The Writers Guild of America has suggested that the judge overseeing its legal battle with the major talent agencies should recuse himself because his wife works in the industry.
Judge Marc D. Gross, who serves in the Santa Monica Superior Courthouse, has been assigned to handle the WGA’s lawsuit against WME Entertainment, CAA, UTA and ICM Partners. The guild is seeking to block the agencies from accepting packaging fees from studios, which the guild alleges violates the agencies’ duty to clients.
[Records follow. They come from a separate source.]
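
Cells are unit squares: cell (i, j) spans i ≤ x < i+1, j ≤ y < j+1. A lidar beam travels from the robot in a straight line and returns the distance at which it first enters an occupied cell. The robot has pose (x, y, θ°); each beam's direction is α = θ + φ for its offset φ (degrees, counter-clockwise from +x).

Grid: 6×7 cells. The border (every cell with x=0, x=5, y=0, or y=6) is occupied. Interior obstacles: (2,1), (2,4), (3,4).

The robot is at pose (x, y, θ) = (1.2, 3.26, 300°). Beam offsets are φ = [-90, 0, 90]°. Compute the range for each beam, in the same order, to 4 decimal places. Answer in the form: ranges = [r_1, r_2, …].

beam 1: φ=-90°, α=210°
  direction (-0.8660, -0.5000); cell (1,3); t to first gridline: x 0.2309, y 0.5200 (then +1.1547 / +2.0000)
    (0,3) via x @ 0.2309  # hit
  → r_1 = 0.2309
beam 2: φ=0°, α=300°
  direction (0.5000, -0.8660); cell (1,3); t to first gridline: x 1.6000, y 0.3002 (then +2.0000 / +1.1547)
    (1,2) via y @ 0.3002
    (1,1) via y @ 1.4549
    (2,1) via x @ 1.6000  # hit
  → r_2 = 1.6000
beam 3: φ=90°, α=30°
  direction (0.8660, 0.5000); cell (1,3); t to first gridline: x 0.9238, y 1.4800 (then +1.1547 / +2.0000)
    (2,3) via x @ 0.9238
    (2,4) via y @ 1.4800  # hit
  → r_3 = 1.4800

ranges = [0.2309, 1.6000, 1.4800]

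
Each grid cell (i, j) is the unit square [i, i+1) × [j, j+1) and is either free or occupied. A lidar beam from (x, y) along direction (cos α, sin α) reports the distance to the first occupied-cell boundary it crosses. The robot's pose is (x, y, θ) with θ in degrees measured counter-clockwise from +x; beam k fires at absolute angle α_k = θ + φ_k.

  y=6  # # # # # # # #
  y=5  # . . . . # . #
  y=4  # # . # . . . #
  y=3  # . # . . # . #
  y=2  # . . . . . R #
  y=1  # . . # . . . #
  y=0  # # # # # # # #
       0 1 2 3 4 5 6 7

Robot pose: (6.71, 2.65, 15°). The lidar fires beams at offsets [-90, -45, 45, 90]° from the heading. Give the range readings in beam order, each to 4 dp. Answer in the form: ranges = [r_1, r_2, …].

beam 1: φ=-90°, α=285°
  dir = (cos 285°, sin 285°) = (0.2588, -0.9659); from cell (6,2)
  next x-line at t=1.1205, next y-line at t=0.6729; Δt_x=3.8637, Δt_y=1.0353
    y: enter (6,1) at t=0.6729
    x: enter (7,1) at t=1.1205 ← occupied
  → r_1 = 1.1205
beam 2: φ=-45°, α=330°
  dir = (cos 330°, sin 330°) = (0.8660, -0.5000); from cell (6,2)
  next x-line at t=0.3349, next y-line at t=1.3000; Δt_x=1.1547, Δt_y=2.0000
    x: enter (7,2) at t=0.3349 ← occupied
  → r_2 = 0.3349
beam 3: φ=45°, α=60°
  dir = (cos 60°, sin 60°) = (0.5000, 0.8660); from cell (6,2)
  next x-line at t=0.5800, next y-line at t=0.4041; Δt_x=2.0000, Δt_y=1.1547
    y: enter (6,3) at t=0.4041
    x: enter (7,3) at t=0.5800 ← occupied
  → r_3 = 0.5800
beam 4: φ=90°, α=105°
  dir = (cos 105°, sin 105°) = (-0.2588, 0.9659); from cell (6,2)
  next x-line at t=2.7432, next y-line at t=0.3623; Δt_x=3.8637, Δt_y=1.0353
    y: enter (6,3) at t=0.3623
    y: enter (6,4) at t=1.3976
    y: enter (6,5) at t=2.4329
    x: enter (5,5) at t=2.7432 ← occupied
  → r_4 = 2.7432

ranges = [1.1205, 0.3349, 0.5800, 2.7432]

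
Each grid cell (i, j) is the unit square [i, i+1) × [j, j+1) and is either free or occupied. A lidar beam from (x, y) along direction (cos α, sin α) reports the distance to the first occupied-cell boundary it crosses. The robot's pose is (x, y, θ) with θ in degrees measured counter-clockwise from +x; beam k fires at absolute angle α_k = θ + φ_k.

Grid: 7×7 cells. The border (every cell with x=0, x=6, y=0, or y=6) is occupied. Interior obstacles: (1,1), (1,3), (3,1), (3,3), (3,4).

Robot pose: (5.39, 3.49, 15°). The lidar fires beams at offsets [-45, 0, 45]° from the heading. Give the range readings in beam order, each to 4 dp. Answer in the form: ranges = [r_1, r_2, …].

beam 1: φ=-45°, α=330°
  dir = (cos 330°, sin 330°) = (0.8660, -0.5000); from cell (5,3)
  next x-line at t=0.7044, next y-line at t=0.9800; Δt_x=1.1547, Δt_y=2.0000
    x: enter (6,3) at t=0.7044 ← occupied
  → r_1 = 0.7044
beam 2: φ=0°, α=15°
  dir = (cos 15°, sin 15°) = (0.9659, 0.2588); from cell (5,3)
  next x-line at t=0.6315, next y-line at t=1.9705; Δt_x=1.0353, Δt_y=3.8637
    x: enter (6,3) at t=0.6315 ← occupied
  → r_2 = 0.6315
beam 3: φ=45°, α=60°
  dir = (cos 60°, sin 60°) = (0.5000, 0.8660); from cell (5,3)
  next x-line at t=1.2200, next y-line at t=0.5889; Δt_x=2.0000, Δt_y=1.1547
    y: enter (5,4) at t=0.5889
    x: enter (6,4) at t=1.2200 ← occupied
  → r_3 = 1.2200

ranges = [0.7044, 0.6315, 1.2200]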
Gross is married to Susan Gross, who most recently was a consultant at Media Strategies International, according to her speaker bio from the 2019 NATPE convention in Miami. Prior to that, she worked for three years as an executive vice president at FremantleMedia North America. Her resume also includes stints at Endeavor Talent Agency, TNT, and Graham King’s GK-TV. Variety reported on the birth of the couple’s son in 1993, identifying Susan Gross as a VP of business affairs for TNT and her husband as a “non-pro.”
In a letter to the court on Tuesday, WGA attorney P. Casey Pitts notes that Endeavor has since merged to form WME, one of the defendants in the suit. Pitts also cites Susan Gross’ experience at GK-TV and TNT as a potential source of conflict, noting that under the WGA’s theory, TV producers that pay packaging fees to agencies could be liable for violations of state law.
Gross was appointed to the bench in 2012. He has since filed financial disclosure forms with the state Fair Political Practices Commission, on which he has disclosed his wife’s income. In 2017 and 2018, he reported that his wife earned more than $100,000 as an executive vice president at FremantleMedia. In 2012, he reported that she earned more than $100,000 working in business affairs at GK-TV.
California law requires a judge’s disqualification from a case if the judge or the judge’s spouse has a financial stake in the outcome. It is not clear that Susan Gross’ work for Endeavor Talent Agency, more than a decade ago, would be disqualifying. The judge may also disqualify himself “in the interests of justice.”
In his letter, Pitts asked the judge to decide whether or not to recuse himself by Thursday.